The Economics of Delegation -

     Those lawyers who hold on tightly to management functions under the guise of saving overhead are fooling themselves. In one firm, the uneconomical use of lawyer time devoted to management become readily apparent when, during its first quarter, five partners in a ten person firm devoted a little less than $90,000 of potentially billable time to managerial matters. Only after expressing the time of partner involvement performing management functions in dollars did the cost of having no professional firm management become apparent. Also, in addition to the loss of billable hours, it was the consensus of the partners that the firm was not receiving management services equal to the dollars expended.

     Though applying a $100-, $200-, or $300-per-lawyer-hour sum to diversionary management time does not require the use of higher mathematics, its inherent lack of economic sense often is overlooked. In a "penny-wise, dollar foolish" mindset, lawyers are not apt to associate cost with actual expenditure. It is true that the price of talented professional managers, depending on the scope of their jobs, will rival that of talented lawyers. However, while lawyers are the means with which revenues are generated, professional managers are the means with which revenues are maximized and perpetuated. The true value of professional managers is not measured so narrowly as an out-of-pocket cost or even as the sum of lawyer time saved. More appropriately, the ascription of a dollar value to threats avoided and opportunities captured paints a vivid picture of the costs of not employing professional managers. After all, what is the cost of losing a firm's largest client or of the defection of a profitable practice group. . . particularly when it could have been prevented?

The Bottom Line -

     There is no question that professional law office managers make important contributions to the financial and operating success of the legal organizations in which they are employed. The value of these legal managers can only increase as they continue to apply business principles to legal organizations and to enhance productivity by developing automation and maintaining and analyzing financial data and management information to ensure the delivery of high-quality legal services, in a timely manner, at fees clients are willing and able to pay. Increasingly, astute managers are exercising influence on virtually all decisions affecting the "business of law" and are providing management support to those lawyers who are responsible for managing and coordinating substantive practice areas.
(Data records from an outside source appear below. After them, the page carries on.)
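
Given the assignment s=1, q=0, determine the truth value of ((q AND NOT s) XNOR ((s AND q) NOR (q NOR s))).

Substituting: ((0 AND NOT 1) XNOR ((1 AND 0) NOR (0 NOR 1)))
= 0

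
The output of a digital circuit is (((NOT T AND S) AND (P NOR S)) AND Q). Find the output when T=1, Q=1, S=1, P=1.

Substituting: (((NOT 1 AND 1) AND (1 NOR 1)) AND 1)
= 0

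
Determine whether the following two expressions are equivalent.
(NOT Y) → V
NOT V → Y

Yes, Contrapositive is always equivalent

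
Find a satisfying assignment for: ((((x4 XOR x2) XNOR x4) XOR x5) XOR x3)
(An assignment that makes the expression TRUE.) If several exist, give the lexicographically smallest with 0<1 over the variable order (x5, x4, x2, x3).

x5=0, x4=0, x2=0, x3=0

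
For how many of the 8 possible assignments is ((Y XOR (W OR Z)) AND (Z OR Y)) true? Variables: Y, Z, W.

Satisfying assignments: (0,1,0), (0,1,1), (1,0,0)
Count: 3 out of 8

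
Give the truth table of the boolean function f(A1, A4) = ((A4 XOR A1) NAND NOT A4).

A1 | A4 | Output
----------------
0 | 0 | 1
0 | 1 | 1
1 | 0 | 0
1 | 1 | 1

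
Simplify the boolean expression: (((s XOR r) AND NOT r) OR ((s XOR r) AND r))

By distribution ((E AND v) OR (E AND NOT v) = E):
= (s XOR r)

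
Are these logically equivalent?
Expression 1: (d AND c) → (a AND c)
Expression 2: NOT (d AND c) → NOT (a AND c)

No, Inverse is not equivalent to original (counterexample: d=0, a=1, c=1)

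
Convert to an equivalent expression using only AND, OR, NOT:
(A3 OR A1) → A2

NOT (A3 OR A1) OR A2
(Implication elimination: A → B = NOT A OR B)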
     A wise managing partner of a major New York City law firm told the author, "The continued growth and profitability of this law firm depends on two factors: The first is the people in it. This is the single most important element. The second is the ability of the firm's lawyer management to exercise good judgment and continue to make sound business decisions that will contribute positively to the firm's financial growth and to the healthy interpersonal relationships among and between the partners, the partners and the associates, and between the lawyers and the administrative support personnel. I hope the future lawyer managers of this firm are as fortunate as I was to work with as able an administrator as I have. Without a competent administrative legal executive who possesses the financial acumen, business insights and management skills, my job as managing partner would be considerable more difficult and stressful, if not impossible to perform."